There is a repository that archived all the data used to make the model,
as well as previously trained models for you to test out
(loading scripts and vectorizers are not included).

The repository is located [here](https://github.com/DefinetlyNotAI/VulnScan_Data).

The repository contains the following directories:
- `cache`: Contains all training data generated by [`Generator.py`](Generator.py).
- `NN features`: Contains information about the model `.3n3` and the vectorizer used.
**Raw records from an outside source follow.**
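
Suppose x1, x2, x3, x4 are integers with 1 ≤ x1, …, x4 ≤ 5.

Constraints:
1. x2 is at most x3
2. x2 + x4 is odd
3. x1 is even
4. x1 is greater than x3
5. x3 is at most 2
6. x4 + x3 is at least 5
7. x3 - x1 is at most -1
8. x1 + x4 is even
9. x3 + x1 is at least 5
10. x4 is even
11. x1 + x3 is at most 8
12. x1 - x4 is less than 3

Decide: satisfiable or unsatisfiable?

The assignment x1 = 4, x2 = 1, x3 = 1, x4 = 4 works:
  constraint 6 holds since x4 + x3 = 5.
  constraint 7 holds since x3 - x1 = -3.
The rest check out directly.

Satisfiable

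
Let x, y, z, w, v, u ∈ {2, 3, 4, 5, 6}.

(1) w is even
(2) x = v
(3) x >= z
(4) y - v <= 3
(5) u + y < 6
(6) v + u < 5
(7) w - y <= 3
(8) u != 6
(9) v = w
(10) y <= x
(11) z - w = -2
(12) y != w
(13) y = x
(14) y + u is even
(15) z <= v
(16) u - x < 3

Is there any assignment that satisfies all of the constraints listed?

From constraints 2, 9, and 13, y = x = v = w, so y = w. But constraint 12 says y ≠ w. Contradiction.

Unsatisfiable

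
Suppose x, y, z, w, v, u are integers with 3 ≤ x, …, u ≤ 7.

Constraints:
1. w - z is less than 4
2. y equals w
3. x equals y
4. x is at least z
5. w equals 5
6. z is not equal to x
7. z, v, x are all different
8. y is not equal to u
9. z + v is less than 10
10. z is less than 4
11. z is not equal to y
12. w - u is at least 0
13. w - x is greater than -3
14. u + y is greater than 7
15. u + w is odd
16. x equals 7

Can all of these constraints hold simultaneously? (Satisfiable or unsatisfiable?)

Constraint 16 fixes x = 7 and constraint 5 fixes w = 5. Constraints 2 and 3 give x = y = w, so x = w. But 7 ≠ 5 — contradiction.

Unsatisfiable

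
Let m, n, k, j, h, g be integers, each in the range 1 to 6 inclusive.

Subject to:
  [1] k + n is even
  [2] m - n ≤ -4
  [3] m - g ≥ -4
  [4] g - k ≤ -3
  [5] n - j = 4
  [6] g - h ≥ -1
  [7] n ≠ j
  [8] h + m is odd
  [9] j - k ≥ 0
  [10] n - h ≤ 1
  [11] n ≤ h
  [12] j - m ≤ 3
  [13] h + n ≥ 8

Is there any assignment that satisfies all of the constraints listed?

Constraints 2, 4, 6, 9, 10, and 12 give k − g ≥ 3, g − h ≥ -1, h − n ≥ -1, n − m ≥ 4, m − j ≥ -3, j − k ≥ 0.
Adding all 6 inequalities: the left sides telescope to 0, and the right sides sum to 3 + (-1) + (-1) + 4 + (-3) + 0 = 2. So 0 ≥ 2, which is false.

Unsatisfiable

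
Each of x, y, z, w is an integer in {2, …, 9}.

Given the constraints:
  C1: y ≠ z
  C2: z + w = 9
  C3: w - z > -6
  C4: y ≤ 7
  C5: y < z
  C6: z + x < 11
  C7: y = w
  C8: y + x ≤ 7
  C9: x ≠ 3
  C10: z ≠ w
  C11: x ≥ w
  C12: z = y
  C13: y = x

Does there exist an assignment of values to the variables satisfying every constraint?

Unsatisfiable

From constraints 7 and 12, z = y = w, so z = w. But constraint 10 says z ≠ w. Contradiction.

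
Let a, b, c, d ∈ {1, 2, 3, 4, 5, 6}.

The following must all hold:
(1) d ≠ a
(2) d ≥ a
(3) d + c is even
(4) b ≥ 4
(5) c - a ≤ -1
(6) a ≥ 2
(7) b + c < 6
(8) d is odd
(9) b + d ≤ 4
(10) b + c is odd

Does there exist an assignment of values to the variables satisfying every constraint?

Unsatisfiable

From constraint 4: b ≥ 4. From constraints 2 and 6: d ≥ a ≥ 2. Hence b + d ≥ 6. But constraint 9 requires b + d ≤ 4, and 4 < 6. Contradiction.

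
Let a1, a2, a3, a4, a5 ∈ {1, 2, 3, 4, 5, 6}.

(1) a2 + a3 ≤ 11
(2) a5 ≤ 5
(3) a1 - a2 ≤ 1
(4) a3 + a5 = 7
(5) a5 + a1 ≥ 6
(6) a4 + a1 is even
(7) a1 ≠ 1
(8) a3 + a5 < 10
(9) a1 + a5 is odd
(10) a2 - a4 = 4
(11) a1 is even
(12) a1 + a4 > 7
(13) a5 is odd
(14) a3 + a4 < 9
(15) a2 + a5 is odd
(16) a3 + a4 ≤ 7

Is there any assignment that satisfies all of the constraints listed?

Satisfiable

The assignment a1 = 6, a2 = 6, a3 = 4, a4 = 2, a5 = 3 works:
  constraint 1 holds since a2 + a3 = 10.
  constraint 3 holds since a1 - a2 = 0.
  constraint 4 holds since a3 + a5 = 7.
The rest check out directly.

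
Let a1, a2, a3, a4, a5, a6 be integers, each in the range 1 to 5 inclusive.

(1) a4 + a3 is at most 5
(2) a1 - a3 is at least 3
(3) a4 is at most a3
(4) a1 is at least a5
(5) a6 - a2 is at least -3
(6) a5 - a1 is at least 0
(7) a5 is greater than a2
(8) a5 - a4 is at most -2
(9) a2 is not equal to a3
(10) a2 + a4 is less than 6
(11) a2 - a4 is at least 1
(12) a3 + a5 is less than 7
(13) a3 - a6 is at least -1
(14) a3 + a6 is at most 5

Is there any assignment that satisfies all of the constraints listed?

Unsatisfiable

Constraints 2, 5, 6, 8, 11, and 13 give a1 − a3 ≥ 3, a3 − a6 ≥ -1, a6 − a2 ≥ -3, a2 − a4 ≥ 1, a4 − a5 ≥ 2, a5 − a1 ≥ 0.
Adding all 6 inequalities: the left sides telescope to 0, and the right sides sum to 3 + (-1) + (-3) + 1 + 2 + 0 = 2. So 0 ≥ 2, which is false.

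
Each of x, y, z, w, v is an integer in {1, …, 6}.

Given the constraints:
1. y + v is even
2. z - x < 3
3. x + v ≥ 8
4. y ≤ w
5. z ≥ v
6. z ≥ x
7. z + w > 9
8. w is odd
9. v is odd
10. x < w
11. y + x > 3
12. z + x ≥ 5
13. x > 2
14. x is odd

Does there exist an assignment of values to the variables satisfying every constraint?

Satisfiable

The assignment x = 3, y = 3, z = 5, w = 5, v = 5 works:
  constraint 2 holds since z - x = 2.
  constraint 3 holds since x + v = 8.
The rest check out directly.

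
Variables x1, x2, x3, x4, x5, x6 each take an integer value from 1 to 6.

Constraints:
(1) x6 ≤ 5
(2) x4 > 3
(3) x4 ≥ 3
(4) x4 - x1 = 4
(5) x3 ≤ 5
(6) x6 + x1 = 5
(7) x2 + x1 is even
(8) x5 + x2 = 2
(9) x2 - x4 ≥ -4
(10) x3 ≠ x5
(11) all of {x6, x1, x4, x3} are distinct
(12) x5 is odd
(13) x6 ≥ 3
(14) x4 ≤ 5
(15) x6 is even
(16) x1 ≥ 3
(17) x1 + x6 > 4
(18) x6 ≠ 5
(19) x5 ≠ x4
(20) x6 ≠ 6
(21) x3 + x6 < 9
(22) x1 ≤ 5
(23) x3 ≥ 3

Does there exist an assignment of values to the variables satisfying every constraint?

Constraints 1, 3, 5, 13, 14, 16, 22, and 23 confine each of x6, x1, x4, x3 to the 3 values {3, …, 5}.
Constraint 11 requires all 4 of them to be distinct, but only 3 values are available — impossible by the pigeonhole principle.

Unsatisfiable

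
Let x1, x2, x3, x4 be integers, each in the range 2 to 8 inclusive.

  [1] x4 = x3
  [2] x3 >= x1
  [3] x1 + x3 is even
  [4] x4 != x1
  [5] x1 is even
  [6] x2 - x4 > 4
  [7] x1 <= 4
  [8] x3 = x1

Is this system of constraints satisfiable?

From constraints 1 and 8, x4 = x3 = x1, so x4 = x1. But constraint 4 says x4 ≠ x1. Contradiction.

Unsatisfiable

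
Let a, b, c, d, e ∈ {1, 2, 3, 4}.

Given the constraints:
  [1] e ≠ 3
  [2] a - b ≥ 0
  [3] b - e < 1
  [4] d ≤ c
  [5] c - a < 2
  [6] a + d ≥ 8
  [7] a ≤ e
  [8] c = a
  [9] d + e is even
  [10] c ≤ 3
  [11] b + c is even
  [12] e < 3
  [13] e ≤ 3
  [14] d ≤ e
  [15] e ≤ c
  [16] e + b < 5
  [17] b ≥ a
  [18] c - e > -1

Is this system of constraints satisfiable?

Unsatisfiable

From constraints 7 and 13: a ≤ e ≤ 3. From constraints 4 and 10: d ≤ c ≤ 3. Hence a + d ≤ 6. But constraint 6 requires a + d ≥ 8, and 8 > 6. Contradiction.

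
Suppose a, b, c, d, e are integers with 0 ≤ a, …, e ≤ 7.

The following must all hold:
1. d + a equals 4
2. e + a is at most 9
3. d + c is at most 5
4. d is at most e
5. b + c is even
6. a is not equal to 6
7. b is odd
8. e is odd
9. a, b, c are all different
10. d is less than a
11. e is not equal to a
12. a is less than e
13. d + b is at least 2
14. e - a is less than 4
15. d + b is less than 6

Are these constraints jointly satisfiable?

Satisfiable

The assignment a = 4, b = 3, c = 5, d = 0, e = 5 works:
  constraint 1 holds since d + a = 4.
  constraint 2 holds since e + a = 9.
The rest check out directly.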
Information include:
- `Documentation_Study_Network.md`: A markdown file that contains more info.
- `Neural_Network_Nodes_Graph.gexf`: A Gephi file that contains the model nodes and edges.
- `Feature_Importance.svg`: A SVG file that contains the feature importance of the model.
- `Loss_Landscape_3D.html`: A HTML file that contains the 3D loss landscape of the model.
- `Model_State_Dict.txt`: A text file that contains the model state dictionary.
- `Model_Summary.txt`: A text file that contains the model summary.
- `Model_Visualization.png`: A PNG file that contains the model visualization.
- `Visualize_Activation.png`: A PNG file that contains the visualization of the model activation.
- `Visualize_tSNE.png`: A PNG file that contains the visualization of the model t-SNE with the default training test embeds.
- `Visualize_tSNE_custom.png`: A PNG file that contains the visualization of the model t-SNE with real world training examples (only 100).
- `Weight_Distribution.png`: A PNG file that contains the weight distribution of the model.